As I reflect back on this long journey, I remember all the amazing, frustrating, joyous, heart-wrenching, bliss filled, tiring days, months, and years that have encompassed my role as a mom.
What I have learned along the sometimes bumpy, constantly changing road of motherhood? What would I like to share with you who are just beginning the journey AND those seasoned travelers like me? Here are a few things I’ve learned along the way.
Don’t Stress Over the Little Things
My daughter went through a months-long phase of wearing nothing but footed pajamas. There was no way to convince her to put on one of her many adorable outfits. Instead of wasting time bribing, pleading, or threatening her change clothes, I chose to roll with it.
Know what? It didn’t mark the end of civilization! When people looked strangely at us at the grocery store, I would just ignore them because I knew the truth. I was not a lazy mom. I was choosing not to fight this small battle and was saving my time and energy for the important issues such as car seat safety and reasonable bedtimes.
In retrospect, I’m glad I didn’t assert my control over her small show of independence. It was beneficial to her sweet soul.
Embrace your children’s weird ways and their zany antics while they are growing and learning. I now treasure the memory of my daughter’s little body covered neck to toe in smiling puppies. Soon after that, she decided she only wanted to wear dresses without pants or tights, in winter.;)
Your Children’s Successes and Failures Do Not Define You as a Mother
I’ve been the mom who is a frequent visitor to the principal’s office. I’ve been the mom of the so-called problem child, and the mom of a high school drop out. I’ve also been the mom of a Straight-A student, the mom of the teacher’s favorite, and the mom of the child who stands up for what is right when it is required.
What it has taken me years to learn is that my children’s attitudes and behavior are not a reflection of me.
As a mom, it is my duty to model the behavior I want my children to emulate and to teach them right from wrong. However, what they choose to do with the lessons I try to teach them is completely up to them. I can not make them do anything.
They have their own opinions and beliefs, their own hearts and minds. I do not own my children. The best I can do is guide them and ultimately support them in their successes and their failures.
But in our society, we are to quick to blame the parents-especially moms.
When someone is rude to us in a store, do we automatically think, “Wow, she must have had terrible parents.” I doubt it. When something goes wrong concerning a child, however, the parents are usually the first ones blamed.
Let’s rethink this mentality. The child may be having a bad day, or perhaps they are struggling with learning boundaries. Unfortunately, it’s true that some may have terrible examples in their homes or may be making wrong choices in spite of loving parents. We simply do not know.
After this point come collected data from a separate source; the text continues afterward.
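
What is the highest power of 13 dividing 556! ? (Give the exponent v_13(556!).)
v_13(556!) = 45

Legendre's formula: v_p(n!) = Σ_{k ≥ 1} ⌊n / p^k⌋. For p = 13, n = 556, the terms are:
  ⌊556/13^1⌋ = ⌊556/13⌋ = 42
  ⌊556/13^2⌋ = ⌊556/169⌋ = 3
(the next term ⌊556/13^3⌋ = 0, terminating the sum). Summing: v_13(556!) = 42 + 3 = 45.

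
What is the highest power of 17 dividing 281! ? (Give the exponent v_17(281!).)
v_17(281!) = 16

Legendre's formula: v_p(n!) = Σ_{k ≥ 1} ⌊n / p^k⌋. For p = 17, n = 281, the terms are:
  ⌊281/17^1⌋ = ⌊281/17⌋ = 16
(the next term ⌊281/17^2⌋ = 0, terminating the sum). Summing: v_17(281!) = 16 = 16.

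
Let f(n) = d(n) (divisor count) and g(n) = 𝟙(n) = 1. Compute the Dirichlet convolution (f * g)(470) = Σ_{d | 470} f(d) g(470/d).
(d * 𝟙)(470) = 27

Divisors of 470: [1, 2, 5, 10, 47, 94, 235, 470]. For each d | 470:
  d = 1: d(1) · 𝟙(470/1) = 1 · 1 = 1
  d = 2: d(2) · 𝟙(470/2) = 2 · 1 = 2
  d = 5: d(5) · 𝟙(470/5) = 2 · 1 = 2
  d = 10: d(10) · 𝟙(470/10) = 4 · 1 = 4
  d = 47: d(47) · 𝟙(470/47) = 2 · 1 = 2
  d = 94: d(94) · 𝟙(470/94) = 4 · 1 = 4
  d = 235: d(235) · 𝟙(470/235) = 4 · 1 = 4
  d = 470: d(470) · 𝟙(470/470) = 8 · 1 = 8
Summing: (d * 𝟙)(470) = 1 + 2 + 2 + 4 + 2 + 4 + 4 + 8 = 27.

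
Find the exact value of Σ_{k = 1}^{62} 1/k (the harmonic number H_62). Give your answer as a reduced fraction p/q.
H_62 = 928551009361054917576341971/197044480683803711251893600

Direct summation: H_62 = 1 + 1/2 + ... + 1/62. The least common denominator is lcm(1, ..., 62) = 591133442051411133755680800; over this denominator the numerator is 591133442051411133755680800 + 295566721025705566877840400 + 197044480683803711251893600 + 147783360512852783438920200 + 118226688410282226751136160 + 98522240341901855625946800 + 84447634578773019107954400 + 73891680256426391719460100 + 65681493561267903750631200 + 59113344205141113375568080 + 53739403822855557614152800 + 49261120170950927812973400 + 45471803234723933365821600 + 42223817289386509553977200 + 39408896136760742250378720 + 36945840128213195859730050 + 34772555414788890220922400 + 32840746780633951875315600 + 31112286423758480723983200 + 29556672102570556687784040 + 28149211526257673035984800 + 26869701911427778807076400 + 25701454002235266685029600 + 24630560085475463906486700 + 23645337682056445350227232 + 22735901617361966682910800 + 21893831187089301250210400 + 21111908644693254776988600 + 20383911794876245991575200 + 19704448068380371125189360 + 19068820711335843024376800 + 18472920064106597929865025 + 17913134607618519204717600 + 17386277707394445110461200 + 16889526915754603821590880 + 16420373390316975937657800 + 15976579514903003615018400 + 15556143211879240361991600 + 15157267744907977788607200 + 14778336051285278343892020 + 14417888830522222774528800 + 14074605763128836517992400 + 13747289350032817064085600 + 13434850955713889403538200 + 13136298712253580750126240 + 12850727001117633342514800 + 12577307277689598590546400 + 12315280042737731953243350 + 12063947796967574158279200 + 11822668841028222675113616 + 11590851804929630073640800 + 11367950808680983341455400 + 11153461170781342146333600 + 10946915593544650625105200 + 10747880764571111522830560 + 10555954322346627388494300 + 10370762141252826907994400 + 10191955897438122995787600 + 10019210882227307351791200 + 9852224034190185562594680 + 9690712164777231700912800 + 9534410355667921512188400 = 2785653028083164752729025913, so H_62 = 2785653028083164752729025913/591133442051411133755680800; reducing by gcd(2785653028083164752729025913, 591133442051411133755680800) = 3 gives 928551009361054917576341971/197044480683803711251893600 ≈ 4.71239. (The PNT-adjacent estimate ln(62) + γ ≈ 4.70435 matches within O(1/n).)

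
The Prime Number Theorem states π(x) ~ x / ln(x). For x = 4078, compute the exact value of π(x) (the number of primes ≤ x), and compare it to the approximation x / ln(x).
π(4078) = 561;  x/ln(x) ≈ 490.54;  relative error ≈ 12.56%.

Directly count primes up to 4078: π(4078) = 561. The PNT approximation gives 4078/ln(4078) ≈ 4078/8.31336 ≈ 490.54. Relative error (π(x) − x/ln(x)) / π(x) ≈ 12.56%; the approximation is known to undercount slightly (Li(x) is a better estimate).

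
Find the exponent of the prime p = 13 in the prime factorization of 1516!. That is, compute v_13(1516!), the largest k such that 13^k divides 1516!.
v_13(1516!) = 124

Legendre's formula: v_p(n!) = Σ_{k ≥ 1} ⌊n / p^k⌋. For p = 13, n = 1516, the terms are:
  ⌊1516/13^1⌋ = ⌊1516/13⌋ = 116
  ⌊1516/13^2⌋ = ⌊1516/169⌋ = 8
(the next term ⌊1516/13^3⌋ = 0, terminating the sum). Summing: v_13(1516!) = 116 + 8 = 124.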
What we do know is that when we judge others, nothing good comes of it. In fact, some of the people who could use help the most might be intimidated to ask in fear of judgement.,
Stop Judging Yourself
It is always easier to give grace to others than it is to yourself.
What would you say to a friend who was going through a hard time with their child or children?
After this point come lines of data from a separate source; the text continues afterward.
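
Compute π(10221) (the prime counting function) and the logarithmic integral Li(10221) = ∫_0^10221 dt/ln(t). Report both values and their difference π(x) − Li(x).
π(10221) = 1253;  Li(10221) ≈ 1270.10;  π(x) − Li(x) ≈ -17.10.

Direct count of primes ≤ 10221 gives π(10221) = 1253. Numerical evaluation of the logarithmic integral gives Li(10221) ≈ 1270.10. The difference π(x) − Li(x) ≈ -17.10 is typically negative for small/moderate x (Li(x) overestimates), though Littlewood's theorem shows this sign changes infinitely often.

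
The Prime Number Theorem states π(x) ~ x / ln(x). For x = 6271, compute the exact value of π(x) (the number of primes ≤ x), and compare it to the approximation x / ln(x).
π(6271) = 816;  x/ln(x) ≈ 717.20;  relative error ≈ 12.11%.

Directly count primes up to 6271: π(6271) = 816. The PNT approximation gives 6271/ln(6271) ≈ 6271/8.74369 ≈ 717.20. Relative error (π(x) − x/ln(x)) / π(x) ≈ 12.11%; the approximation is known to undercount slightly (Li(x) is a better estimate).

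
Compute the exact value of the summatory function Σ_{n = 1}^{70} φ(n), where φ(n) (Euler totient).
Σ_{n ≤ 70} φ(n) = 1494

Compute φ(n) for each 1 ≤ n ≤ 70: φ(1) = 1, φ(2) = 1, φ(3) = 2, φ(4) = 2, φ(5) = 4, φ(6) = 2, φ(7) = 6, φ(8) = 4, φ(9) = 6, φ(10) = 4, φ(11) = 10, φ(12) = 4, φ(13) = 12, φ(14) = 6, φ(15) = 8, φ(16) = 8, φ(17) = 16, φ(18) = 6, φ(19) = 18, φ(20) = 8, φ(21) = 12, φ(22) = 10, φ(23) = 22, φ(24) = 8, φ(25) = 20, φ(26) = 12, φ(27) = 18, φ(28) = 12, φ(29) = 28, φ(30) = 8, φ(31) = 30, φ(32) = 16, φ(33) = 20, φ(34) = 16, φ(35) = 24, φ(36) = 12, φ(37) = 36, φ(38) = 18, φ(39) = 24, φ(40) = 16, φ(41) = 40, φ(42) = 12, φ(43) = 42, φ(44) = 20, φ(45) = 24, φ(46) = 22, φ(47) = 46, φ(48) = 16, φ(49) = 42, φ(50) = 20, φ(51) = 32, φ(52) = 24, φ(53) = 52, φ(54) = 18, φ(55) = 40, φ(56) = 24, φ(57) = 36, φ(58) = 28, φ(59) = 58, φ(60) = 16, φ(61) = 60, φ(62) = 30, φ(63) = 36, φ(64) = 32, φ(65) = 48, φ(66) = 20, φ(67) = 66, φ(68) = 32, φ(69) = 44, φ(70) = 24. Summing all 70 values: 1494. (Average order: Σ_{n ≤ x} φ(n) ~ (3/π²) x². For x = 70, (3/π²)·70² ≈ 1489.42.)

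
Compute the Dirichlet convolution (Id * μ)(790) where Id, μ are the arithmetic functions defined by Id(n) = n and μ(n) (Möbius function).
(Id * μ)(790) = 312

Divisors of 790: [1, 2, 5, 10, 79, 158, 395, 790]. For each d | 790:
  d = 1: Id(1) · μ(790/1) = 1 · -1 = -1
  d = 2: Id(2) · μ(790/2) = 2 · 1 = 2
  d = 5: Id(5) · μ(790/5) = 5 · 1 = 5
  d = 10: Id(10) · μ(790/10) = 10 · -1 = -10
  d = 79: Id(79) · μ(790/79) = 79 · 1 = 79
  d = 158: Id(158) · μ(790/158) = 158 · -1 = -158
  d = 395: Id(395) · μ(790/395) = 395 · -1 = -395
  d = 790: Id(790) · μ(790/790) = 790 · 1 = 790
Summing: (Id * μ)(790) = -1 + 2 + 5 + -10 + 79 + -158 + -395 + 790 = 312.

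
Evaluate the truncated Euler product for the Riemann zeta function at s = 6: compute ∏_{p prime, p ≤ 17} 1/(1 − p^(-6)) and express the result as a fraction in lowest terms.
∏ = 3816568575537013278125/3751506094174038687744

The primes p ≤ 17 are [2, 3, 5, 7, 11, 13, 17]. For each prime, (1 − 1/p^6)^(-1) = p^6 / (p^6 − 1). The product is (1 − 1/2^6)^(-1), (1 − 1/3^6)^(-1), (1 − 1/5^6)^(-1), (1 − 1/7^6)^(-1), (1 − 1/11^6)^(-1), (1 − 1/13^6)^(-1), (1 − 1/17^6)^(-1) = ∏ p^6 / (p^6 − 1) = 3816568575537013278125/3751506094174038687744.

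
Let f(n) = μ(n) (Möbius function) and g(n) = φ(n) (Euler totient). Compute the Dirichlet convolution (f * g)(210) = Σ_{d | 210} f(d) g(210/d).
(μ * φ)(210) = 0

Divisors of 210: [1, 2, 3, 5, 6, 7, 10, 14, 15, 21, 30, 35, 42, 70, 105, 210]. For each d | 210:
  d = 1: μ(1) · φ(210/1) = 1 · 48 = 48
  d = 2: μ(2) · φ(210/2) = -1 · 48 = -48
  d = 3: μ(3) · φ(210/3) = -1 · 24 = -24
  d = 5: μ(5) · φ(210/5) = -1 · 12 = -12
  d = 6: μ(6) · φ(210/6) = 1 · 24 = 24
  d = 7: μ(7) · φ(210/7) = -1 · 8 = -8
  d = 10: μ(10) · φ(210/10) = 1 · 12 = 12
  d = 14: μ(14) · φ(210/14) = 1 · 8 = 8
  d = 15: μ(15) · φ(210/15) = 1 · 6 = 6
  d = 21: μ(21) · φ(210/21) = 1 · 4 = 4
  d = 30: μ(30) · φ(210/30) = -1 · 6 = -6
  d = 35: μ(35) · φ(210/35) = 1 · 2 = 2
  d = 42: μ(42) · φ(210/42) = -1 · 4 = -4
  d = 70: μ(70) · φ(210/70) = -1 · 2 = -2
  d = 105: μ(105) · φ(210/105) = -1 · 1 = -1
  d = 210: μ(210) · φ(210/210) = 1 · 1 = 1
Summing: (μ * φ)(210) = 48 + -48 + -24 + -12 + 24 + -8 + 12 + 8 + 6 + 4 + -6 + 2 + -4 + -2 + -1 + 1 = 0.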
Chances are you would sympathize or empathize with her. You would try to discover ways to help her feel supported or try to cheer her up. You would never say to her, “Yes, you are failure as a mom.”
Why, then, do we look in the mirror during hard times or even basically good days and think of ourselves as failures? Most moms love their children with every fiber of their being and want what is best for them.
But we are going to fail, over and over again. Sometimes we will disappoint our children in small ways. At times, we will really blow it!
Nonetheless, think back to your own childhood and what you remember about your mom. Most likely you remember all the times she was there for you and all of the fun things you experienced together. The memories of lost tempers, and forgotten promises are probably just background noise to the beautiful music of your childhood.
It will be the same way with your children.
Simply show them that they are loved and valued. Give them grace in their successes and their failures. Be sure to extend this same forgiveness to yourself.
Treasure this incredible journey of motherhood.